An unusual destination in the Netherlands

Here, the landscapes change: the tides shape the coastline, leaving behind vast wetlands that are a paradise for birds. And for tourists! Indeed, mudwalking has become a real attraction in this part of the country. Much like during low tide at Mont Saint-Michel, it involves walking on wet sand and mud once the sea has receded, a refreshing walk that's perfect for discovering shells and crustaceans. It’s even said to be possible to cross a whole section of the Wadden Sea on foot to reach one of the five Dutch islands in the region: Texel, Vlieland, Terschelling, Ameland, or Schiermonnikoog. For my part, I was content to walk alone and barefoot in the middle of these marshy expanses, breathing in the deep scent of salt and enjoying the silence of the surroundings, broken only by the cries of birds, which became my main audience.

On the coast, besides the traditional seagulls, you can spot many eider ducks, recognizable by their black and white tones, as well as long barnacle geese strutting through the sand. Flocks of birds sometimes seem to dance on the horizon, welcoming the sunrise or bidding farewell to the setting sun. During migration periods in the fall and spring, the bird population climbs to reach 12 million individuals! Many birds turn the wet sand of the Wadden coast into a gigantic nursery: they take advantage of the nooks and crannies to let their eggs hatch and their chicks learn to fly. Here, the marshes are teeming with insects and mollusks of all kinds: food is right at beak's reach! The very specific ecosystem of these wetlands has made the Wadden Sea a UNESCO Biosphere Reserve since 1990. In some parts, you can even spot seals!

The North Sea islands

Beyond the peculiarities of its flora and fauna, the coast is punctuated by small, picturesque medieval villages like Holwerd, which is also the ferry departure point for the small island of Ameland. It’s lovely to wander through the typical cobblestone alleys lined with small brick houses, each hiding little decorative treasures behind their windows.
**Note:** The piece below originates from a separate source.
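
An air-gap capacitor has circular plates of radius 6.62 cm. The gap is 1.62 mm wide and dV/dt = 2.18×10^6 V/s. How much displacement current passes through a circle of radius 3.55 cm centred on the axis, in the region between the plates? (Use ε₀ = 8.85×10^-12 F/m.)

dE/dt = (dV/dt)/d = 1.346×10^9 V/(m·s); I_d = ε₀(πR²)(dE/dt) = (8.85×10^-12)(0.01377)(1.346×10^9) = 1.640×10^-4 A.
The field is uniform, so I_d,enc = I_d (r/R)² = (1.640×10^-4)(3.55/6.62)² = 4.72×10^-5 A.

4.72×10^-5 A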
After a restful night, I left the village and took the ferry to Ameland. After a 45-minute boat ride, I arrived safely in one of the best-preserved landscapes of the Wadden Sea. Between the high dunes and the lovely grassy meadows, you’ll find villages more charming than the last. A tip if you visit the island: take a bike or rent one on-site so you can explore every corner, all the way to the island's main lighthouse, located on the west side in Hollum and dating back to 1880, a true journey through time!

The beautiful weather persisted in this month of July 2022, giving me the urge for one last saltwater swim before heading back to the Paris region. Unfortunately, between the dikes, marshes, and protected areas, and outside of the islands, there are few places to swim on the Wadden Sea coast! So, I ended up going to the pretty, colorful village of Zoutkamp to enjoy its authentic atmosphere.

After all, what could be better than a plate of grilled eel, a local specialty, to end the trip?